Analogamente, l’AI suggerisce anche la terapia più efficace in base all’analisi dei dati presenti e storici. Ci sono infine sempre più applicazioni nelle sale operatorie, di robot-chirurghi che assistono i chirurghi umani grazie a una maggiore precisione operativa di cui sono capaci. Alcuni studiosi hanno notato che l’uso dell’AI in Sanità può avere anche un ruolo sociale a tutela del diritto alla salute, poiché facilita diagnosi in luoghi privi di strutture mediche efficienti. È il caso delle recenti diagnosi tubercolosi via app in India. L’app si collega via internet a un sistema di AI che compie la diagnosi sulla base delle informazioni disponibili sul paziente.
A Suo avviso, quali sono i rischi e le opportunità socio-economiche delle IA?
Questa tipologia di criticità è stata evidenziata da vari autori (lo stesso Pasquale, Longo-Scorza ma in particolare e tra i primi Cathy O’Neil, in Weapons of Math) Destructions, 2016) specificatamente al progresso civile e socio-economico, che verrebbe frenato da una pedissequa applicazione degli algoritmi, i quali in questo caso, applicando al presente la fotografia del passato, peggiorerebbero le sperequazioni economiche e le discriminazioni etniche e di genere.
Ad esempio gli algoritmi predittivi possono penalizzare in ambito sanitario alcuni pazienti, magari di una minoranza etnica (afro-americani), poiché ne stimano meno conveniente la cura (com’è accaduto).Ci sono stati casi di algoritmi che hanno penalizzato le donne nella candidatura a un posto di lavoro o nell’ottenimento di uno stipendio equo, solo perché la fotografia del passato dimostrava che per quel lavoro gli uomini erano favoriti. L’algoritmo così perpetuava, eternandolo, il pregiudizio maschilista.
Ma abbiamo anche esempi, in termini macro-economici, nei quali l’AI può portare vantaggi all’economia (per 15 mila miliardi di dollari, stima PWC), rilanciando la produttività globale (ora stagnante), all’interno di un nuovo ciclo economico (la quarta rivoluzione industriale, appena iniziata). In ambito lavorativo, è la promessa di liberare l’umanità dai lavori usuranti, alienanti, pericolosi o ripetitivi consentendo ai lavoratori di concentrarsi su ciò che è più creativo e realizzante per ciascuno; in più aumentando il tempo libero per l’espressione individuale (artistica, hobbistica e relazionale; ma anche per studio, informazione e formazione).

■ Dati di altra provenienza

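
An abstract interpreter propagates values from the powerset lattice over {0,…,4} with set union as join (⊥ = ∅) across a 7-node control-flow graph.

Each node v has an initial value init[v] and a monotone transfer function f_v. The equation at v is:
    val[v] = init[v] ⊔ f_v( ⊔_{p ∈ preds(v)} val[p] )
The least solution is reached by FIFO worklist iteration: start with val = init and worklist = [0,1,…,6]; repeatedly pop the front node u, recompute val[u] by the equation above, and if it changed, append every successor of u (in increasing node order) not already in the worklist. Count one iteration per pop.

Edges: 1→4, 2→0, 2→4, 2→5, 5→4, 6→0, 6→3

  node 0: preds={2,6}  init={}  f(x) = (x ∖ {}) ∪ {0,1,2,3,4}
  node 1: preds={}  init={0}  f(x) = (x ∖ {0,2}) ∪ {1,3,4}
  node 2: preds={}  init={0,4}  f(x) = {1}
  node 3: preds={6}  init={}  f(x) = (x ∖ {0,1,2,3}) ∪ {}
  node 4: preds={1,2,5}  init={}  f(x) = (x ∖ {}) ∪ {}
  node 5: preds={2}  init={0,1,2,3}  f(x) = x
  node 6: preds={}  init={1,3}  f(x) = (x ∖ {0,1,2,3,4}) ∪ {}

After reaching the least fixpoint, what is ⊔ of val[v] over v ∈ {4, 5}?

Iteration log — 9 steps:
  step 1. node 0  ⊔preds={0,1,3,4}  new={0,1,2,3,4}  old={}  +wl: 
  step 2. node 1  ⊔preds={}  new={0,1,3,4}  old={0}  +wl: 
  step 3. node 2  ⊔preds={}  new={0,1,4}  old={0,4}  +wl: 0
  step 4. node 3  ⊔preds={1,3}  new={}  stable
  step 5. node 4  ⊔preds={0,1,2,3,4}  new={0,1,2,3,4}  old={}  +wl: 
  step 6. node 5  ⊔preds={0,1,4}  new={0,1,2,3,4}  old={0,1,2,3}  +wl: 4
  step 7. node 6  ⊔preds={}  new={1,3}  stable
  step 8. node 0  ⊔preds={0,1,3,4}  new={0,1,2,3,4}  stable
  step 9. node 4  ⊔preds={0,1,2,3,4}  new={0,1,2,3,4}  stable

Least fixpoint reached:
  node 0: {0,1,2,3,4}
  node 1: {0,1,3,4}
  node 2: {0,1,4}
  node 3: {}
  node 4: {0,1,2,3,4}
  node 5: {0,1,2,3,4}
  node 6: {1,3}

{0,1,2,3,4}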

Se negli anni passati gli studiosi si sono concentrati sui rischi dell’automazione per il lavoro, ossia sugli aspetti distopici, di recente sono usciti anche opere che hanno evidenziato le promesse utopiche, come del professore dell’University of Iowa Benjaming Hunnicut. Anche Pasquale, come Hunnicut, nota l’esigenza di passare da un’economia monetaria a un’economia del tempo, per cogliere i vantaggi dell’automazione e pararne i rischi. Se l’automazione svolgerà gran parte della produzione, persino arrivando a farci lavorare meno, allora bisogna passare a un modello economico (e relazionale) il cui valore non sia più quello classico traducibile in produzione di merci o servizi; ma in quello del tempo dedicato da ciascuno nella realizzazione di progetti individuali e collettivi. Altrimenti, se al centro del modello ci saranno ancora i valori della produzione (e quelli complementari del consumo), ci troveremo di fronte a una massa di individui sotto-pagati, sotto-impiegati e anche psicologicamente ipo-realizzati per via di questa sottrazione di funzione sociale.
Possiamo dunque dire che l’esito della trasformazione, il quale può variare tra essere molto positivo o molto negativo per l’umanità, discenderà dalla gestione collettiva del cambiamento.